WHO SPEAKS ARAMAIC THESE DAYS?

As I was growing older (don't forget, boys don't ever "grow up") I often wondered if Aramaic, the mother tongue of Jesus, was a language that people still talked.  Really.  I used to think of that a lot as I was going through school.  I even went to school and took three years of beginning Hebrew as a part of Bible study called exegesis.  Hebrew is a very strange language that I don't really want to "diss" on this page, but hey, there are a lot of things that you can find yourself saying about a language that has no vowels.  But, I digress.  I also have to say that Aramaic has no vowels and no verb "to be", just like Hebrew.  So I suppose that I could "diss" them both, but I won't.  Besides, I speak a language that has vowels but no verb "to be".  I makes it hard for God to say "I am" in that language.  I feel like saying, "Keeps you humble" but maybe God wouldn't like my saying that to Him.  So, anyway, back to Aramaic.  I found out that there are a lot of people  in the world who speak Aramaic.  There are many of them in San Diego.  Many of them are friends to me and Belle.  I happened to have to go to one of the stores in our neighborhood that is run by Aramaic speakers.  I walked in and one of them was in back, setting stuff on shelves and trying to get directions from the boss in front.  The loud talk (they never speak softly, these Aramaics) was going back and forth across the top of my head and all of a sudden the guy in the back says, without breaking cadence, and in very thickly accented English (a language that has vowels and the famous verb "to be") "Wah dah hell I gonna do?"  My head immediately exploded in a lava flow of humor as I pictured Peter looking at Jesus and asking him the same thing with a similar imprecation in the sentence.  Can't you see it now that I have told you?  I would take odds that Jesus would have laughed at it.  Why did the man say that in English?  Maybe they don't have a word for "Hell" in the Jesus language?  Maybe it's like the nuns at Immaculate Conception used to say, "You can't swear in French because it is such a beautiful language."  Really?  I can swear in French.  Ya wanna hear me?  But evidently you can't swear in Aramaic.  At least not in San Diego.

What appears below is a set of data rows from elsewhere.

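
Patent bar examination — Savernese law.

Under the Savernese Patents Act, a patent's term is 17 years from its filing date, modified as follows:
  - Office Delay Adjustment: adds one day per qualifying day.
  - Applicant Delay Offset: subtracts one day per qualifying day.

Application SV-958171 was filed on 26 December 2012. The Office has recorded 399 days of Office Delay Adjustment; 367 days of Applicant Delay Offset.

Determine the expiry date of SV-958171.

January 27, 2030

Base term: filing date + 17 years → 26 December 2029.
Office Delay Adjustment: +399 days → 29 January 2031.
Applicant Delay Offset: −367 days → 27 January 2030.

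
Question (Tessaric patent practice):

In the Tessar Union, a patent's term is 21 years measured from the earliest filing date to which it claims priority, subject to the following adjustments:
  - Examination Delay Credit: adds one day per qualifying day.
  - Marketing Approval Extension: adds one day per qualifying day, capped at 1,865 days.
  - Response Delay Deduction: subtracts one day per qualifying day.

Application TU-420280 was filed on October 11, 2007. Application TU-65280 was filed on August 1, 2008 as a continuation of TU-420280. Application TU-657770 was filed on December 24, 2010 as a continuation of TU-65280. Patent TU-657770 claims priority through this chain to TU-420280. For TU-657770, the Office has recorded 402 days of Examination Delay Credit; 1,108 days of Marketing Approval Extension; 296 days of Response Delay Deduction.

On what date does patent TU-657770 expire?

Earliest priority filing: 11 October 2007.
Base term: 11 October 2007 + 21 years → 11 October 2028.
Examination Delay Credit: +402 days → 17 November 2029.
Marketing Approval Extension: 1108 days (within the 1865-day cap) → +1108 days → 29 November 2032.
Response Delay Deduction: −296 days → 7 February 2032.

February 7, 2032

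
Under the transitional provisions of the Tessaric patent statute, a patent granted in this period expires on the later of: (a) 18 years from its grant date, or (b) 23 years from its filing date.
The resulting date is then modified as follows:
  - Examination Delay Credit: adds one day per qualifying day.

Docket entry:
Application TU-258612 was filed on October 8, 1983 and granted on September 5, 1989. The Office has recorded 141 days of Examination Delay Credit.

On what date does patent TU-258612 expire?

2008-01-24

(a) grant + 18 years → 5 September 2007.
(b) filing + 23 years → 8 October 2006.
Later of the two: 5 September 2007.
Examination Delay Credit: +141 days → 24 January 2008.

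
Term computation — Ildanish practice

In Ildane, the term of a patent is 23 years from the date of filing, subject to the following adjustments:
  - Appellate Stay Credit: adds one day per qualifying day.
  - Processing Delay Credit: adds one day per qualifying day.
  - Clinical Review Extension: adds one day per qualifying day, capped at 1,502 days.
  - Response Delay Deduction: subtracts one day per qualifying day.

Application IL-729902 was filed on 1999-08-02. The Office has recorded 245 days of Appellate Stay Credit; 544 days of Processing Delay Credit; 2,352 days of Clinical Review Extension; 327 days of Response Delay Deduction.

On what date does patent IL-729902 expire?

December 18, 2027

Base term: filing date + 23 years → 2 August 2022.
Appellate Stay Credit: +245 days → 4 April 2023.
Processing Delay Credit: +544 days → 29 September 2024.
Clinical Review Extension: 2352 days claimed exceeds the 1502-day cap, so +1502 days → 9 November 2028.
Response Delay Deduction: −327 days → 18 December 2027.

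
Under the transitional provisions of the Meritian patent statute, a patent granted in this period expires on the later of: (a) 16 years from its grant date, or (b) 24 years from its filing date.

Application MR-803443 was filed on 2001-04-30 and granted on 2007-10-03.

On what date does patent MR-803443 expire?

2025-04-30

(a) grant + 16 years → 3 October 2023.
(b) filing + 24 years → 30 April 2025.
Later of the two: 30 April 2025.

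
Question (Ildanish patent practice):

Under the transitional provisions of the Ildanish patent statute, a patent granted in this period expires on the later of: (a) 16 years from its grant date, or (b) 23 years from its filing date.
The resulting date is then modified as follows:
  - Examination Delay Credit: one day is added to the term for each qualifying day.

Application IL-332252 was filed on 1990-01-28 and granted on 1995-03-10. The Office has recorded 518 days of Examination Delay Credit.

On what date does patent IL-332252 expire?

(a) grant + 16 years → 10 March 2011.
(b) filing + 23 years → 28 January 2013.
Later of the two: 28 January 2013.
Examination Delay Credit: +518 days → 30 June 2014.

2014-06-30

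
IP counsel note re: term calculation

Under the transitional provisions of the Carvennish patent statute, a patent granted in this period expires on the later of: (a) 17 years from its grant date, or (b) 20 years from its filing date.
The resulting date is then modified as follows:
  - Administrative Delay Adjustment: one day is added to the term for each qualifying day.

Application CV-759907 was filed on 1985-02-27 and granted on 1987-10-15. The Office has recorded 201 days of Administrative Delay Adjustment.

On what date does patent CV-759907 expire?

2005-09-16

(a) grant + 17 years → 15 October 2004.
(b) filing + 20 years → 27 February 2005.
Later of the two: 27 February 2005.
Administrative Delay Adjustment: +201 days → 16 September 2005.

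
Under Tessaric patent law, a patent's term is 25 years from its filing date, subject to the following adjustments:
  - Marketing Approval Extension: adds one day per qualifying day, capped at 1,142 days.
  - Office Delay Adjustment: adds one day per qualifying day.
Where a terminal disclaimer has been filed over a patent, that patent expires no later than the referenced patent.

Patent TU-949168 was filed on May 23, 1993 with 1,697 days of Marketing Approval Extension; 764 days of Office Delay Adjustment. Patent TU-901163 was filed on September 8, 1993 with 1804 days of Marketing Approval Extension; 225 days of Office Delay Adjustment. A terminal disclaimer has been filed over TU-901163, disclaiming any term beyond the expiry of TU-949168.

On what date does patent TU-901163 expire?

Natural term of TU-901163:
  Base: filing + 25 years → 8 September 2018.
  Marketing Approval Extension: 1804 days claimed exceeds the 1142-day cap, so +1142 days → 24 October 2021.
  Office Delay Adjustment: +225 days → 6 June 2022.
Expiry of referenced patent TU-949168:
  Base: filing + 25 years → 23 May 2018.
  Marketing Approval Extension: 1697 days claimed exceeds the 1142-day cap, so +1142 days → 8 July 2021.
  Office Delay Adjustment: +764 days → 11 August 2023.
Terminal disclaimer: TU-901163 expires on the earlier of 6 June 2022 and 11 August 2023.

2022-06-06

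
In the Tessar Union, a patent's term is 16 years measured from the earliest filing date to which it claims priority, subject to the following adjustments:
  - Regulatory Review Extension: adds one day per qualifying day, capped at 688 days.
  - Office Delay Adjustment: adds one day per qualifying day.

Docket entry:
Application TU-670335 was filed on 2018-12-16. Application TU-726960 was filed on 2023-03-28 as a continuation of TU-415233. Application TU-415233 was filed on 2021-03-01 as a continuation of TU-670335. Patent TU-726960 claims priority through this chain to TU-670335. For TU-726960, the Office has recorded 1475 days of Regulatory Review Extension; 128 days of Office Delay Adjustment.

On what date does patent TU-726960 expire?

Earliest priority filing: 16 December 2018.
Base term: 16 December 2018 + 16 years → 16 December 2034.
Regulatory Review Extension: 1475 days claimed exceeds the 688-day cap, so +688 days → 3 November 2036.
Office Delay Adjustment: +128 days → 11 March 2037.

March 11, 2037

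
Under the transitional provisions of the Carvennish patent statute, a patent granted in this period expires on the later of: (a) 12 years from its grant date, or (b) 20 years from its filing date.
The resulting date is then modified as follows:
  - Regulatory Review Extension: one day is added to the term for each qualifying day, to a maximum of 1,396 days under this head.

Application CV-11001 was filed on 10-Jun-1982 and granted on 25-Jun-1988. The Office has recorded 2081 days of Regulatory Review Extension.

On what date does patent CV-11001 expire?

April 6, 2006

(a) grant + 12 years → 25 June 2000.
(b) filing + 20 years → 10 June 2002.
Later of the two: 10 June 2002.
Regulatory Review Extension: 2081 days claimed exceeds the 1396-day cap, so +1396 days → 6 April 2006.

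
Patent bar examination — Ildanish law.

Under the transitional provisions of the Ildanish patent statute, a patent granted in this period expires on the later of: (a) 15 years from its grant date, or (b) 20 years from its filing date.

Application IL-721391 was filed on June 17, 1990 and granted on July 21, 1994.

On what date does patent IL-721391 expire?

(a) grant + 15 years → 21 July 2009.
(b) filing + 20 years → 17 June 2010.
Later of the two: 17 June 2010.

June 17, 2010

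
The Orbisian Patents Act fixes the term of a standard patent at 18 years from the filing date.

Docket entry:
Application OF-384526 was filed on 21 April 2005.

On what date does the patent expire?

April 21, 2023

Filing date + 18 years → 21 April 2023.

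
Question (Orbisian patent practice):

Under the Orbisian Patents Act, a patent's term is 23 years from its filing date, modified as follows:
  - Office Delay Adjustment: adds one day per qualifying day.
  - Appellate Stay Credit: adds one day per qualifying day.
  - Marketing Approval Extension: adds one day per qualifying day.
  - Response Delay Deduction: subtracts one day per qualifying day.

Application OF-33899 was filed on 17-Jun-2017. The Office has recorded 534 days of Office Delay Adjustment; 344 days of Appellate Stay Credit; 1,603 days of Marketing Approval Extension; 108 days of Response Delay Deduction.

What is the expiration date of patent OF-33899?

December 16, 2046

Base term: filing date + 23 years → 17 June 2040.
Office Delay Adjustment: +534 days → 3 December 2041.
Appellate Stay Credit: +344 days → 12 November 2042.
Marketing Approval Extension: +1603 days → 3 April 2047.
Response Delay Deduction: −108 days → 16 December 2046.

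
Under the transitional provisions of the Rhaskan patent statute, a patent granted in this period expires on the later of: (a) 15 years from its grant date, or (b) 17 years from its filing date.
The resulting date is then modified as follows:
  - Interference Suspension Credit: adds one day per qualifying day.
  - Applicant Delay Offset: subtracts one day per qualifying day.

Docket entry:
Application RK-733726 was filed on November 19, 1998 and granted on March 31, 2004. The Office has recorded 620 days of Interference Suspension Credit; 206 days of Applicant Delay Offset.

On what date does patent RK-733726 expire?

2020-05-18

(a) grant + 15 years → 31 March 2019.
(b) filing + 17 years → 19 November 2015.
Later of the two: 31 March 2019.
Interference Suspension Credit: +620 days → 10 December 2020.
Applicant Delay Offset: −206 days → 18 May 2020.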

You see, you can find Jesus everywhere.  He still walks the earth.  Not so much in Bethsaida and Caparnaum any more, I guess, but he is sure hanging around San Diego.  It's kinda neat.  The other truth about it is that these people are all Catholic.  They are peace loving, friendly types.  They take care of one another nicely and they don't get to see the inside of the jail very much.  One of the guys who works in the liquor store that I used to frequent is a deacon.  So you can see that there are a lot of interesting things in Southern California.  One of them is that it is in San Diego that I discovered that Aramaic is a living language about 45 or 50 years ago.  Yesterday I found out that when a Chaldean who speaks Aramaic wants to use edgy language, he speaks that vulgar, pagan tongue, English.